Dangerous Vagueness in CA Do-Not-Track Bill

Jun 01, 2011 9:30 PM  By

THERE’S A PRIVACY BILL ZOOMING AROUND THE CALIFORNIA STATE LEGISLATURE (SB 761) designed to restrict website operators from making malicious changes to visitors’ computer settings. The bill further prohibits site operators from collecting, storing and transferring data gathered surreptitiously online, such as through cookies, and requires opt-out mechanisms.

I have no problem with the first part, although it’s probably more toothless and feel-good than practical: Offshore miscreants won’t give a damn about the state of California shaking its finger at them, and legitimate businesses walk the line when it comes to computer privacy.

But there are a few casual sentences and phrases in the bill which, due to their vagueness, could potentially be killers of the marketing data industry.

Consider the line, “The bill would, to the extent consistent with federal law, prohibit a covered entity from selling, sharing or transferring a consumer’s covered information.”

That’s nebulous — and terrifying — because while “consumer’s covered information” is specified, the phrase “transferring” isn’t.
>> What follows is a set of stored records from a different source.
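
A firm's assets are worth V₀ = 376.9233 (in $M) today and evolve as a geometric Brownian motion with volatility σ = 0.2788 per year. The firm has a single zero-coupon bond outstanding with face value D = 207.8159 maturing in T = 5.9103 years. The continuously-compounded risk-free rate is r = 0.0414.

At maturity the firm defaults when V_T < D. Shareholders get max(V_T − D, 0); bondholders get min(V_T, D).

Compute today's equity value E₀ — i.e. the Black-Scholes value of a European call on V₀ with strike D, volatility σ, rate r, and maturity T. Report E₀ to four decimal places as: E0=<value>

E0=222.5620

d₁ = [ln(V₀/D) + (r + σ²/2)T] / (σ√T)
   = [ln(376.9233/207.8159) + (0.0414 + 0.5·0.2788²)·5.9103] / (0.2788·√5.9103)
   = [0.595389 + 0.474389] / 0.677794 = 1.578323
d₂ = d₁ − σ√T = 1.578323 − 0.677794 = 0.900530
N(d₁) = 0.942754,  N(d₂) = 0.816081,  e^(−rT) = 0.782950
E₀ = V₀·N(d₁) − D·e^(−rT)·N(d₂)
   = 376.9233·0.942754 − 207.8159·0.782950·0.816081 = 222.562009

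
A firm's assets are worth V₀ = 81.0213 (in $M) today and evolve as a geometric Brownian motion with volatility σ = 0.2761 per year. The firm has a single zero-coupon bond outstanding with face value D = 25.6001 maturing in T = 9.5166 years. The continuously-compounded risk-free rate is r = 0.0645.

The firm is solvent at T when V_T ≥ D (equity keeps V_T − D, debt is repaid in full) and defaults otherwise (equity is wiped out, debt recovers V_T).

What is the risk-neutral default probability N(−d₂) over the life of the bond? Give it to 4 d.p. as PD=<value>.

d₁ = [ln(V₀/D) + (r + σ²/2)T] / (σ√T)
   = [ln(81.0213/25.6001) + (0.0645 + 0.5·0.2761²)·9.5166] / (0.2761·√9.5166)
   = [1.152116 + 0.976552] / 0.851741 = 2.499197
d₂ = d₁ − σ√T = 2.499197 − 0.851741 = 1.647457
risk-neutral PD = N(−d₂) = N(-1.647457) = 0.049732

PD=0.0497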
In the mind of the wrong ticked-off district attorney, or consumer advocate, or shotgun-suing law firm, it could be construed that any information collected online — even a postal address, which falls under the “covered information” definition — can’t be shared.

Shared with whom? one might ask. How about a response list management company? Or a data compiler? Or a data hygiene service firm? Or a mail house?

One interpretation is that any sale — or requestor-based data gathered from consumers through online channels — would be off the table for marketer use, if the marketer needs a third party to help it get its messages out.

There is no indication within the bill that these inadvertent restrictions have been considered. And in light of the recent Epsilon incident and others, selling legislators on the value of transferring consumer information to third parties is going to be a hard pitch.

What’s more, the burden of determining which consumers are from California would be placed on the data-collecting entity, which means each would have to collect more information than it otherwise might have.

If there is a saving grace to the bill, it’s that it is opt-out, as opposed to opt in. But it’s not clear whether that includes the transferring of information or, as is more likely, merely the data collection practices.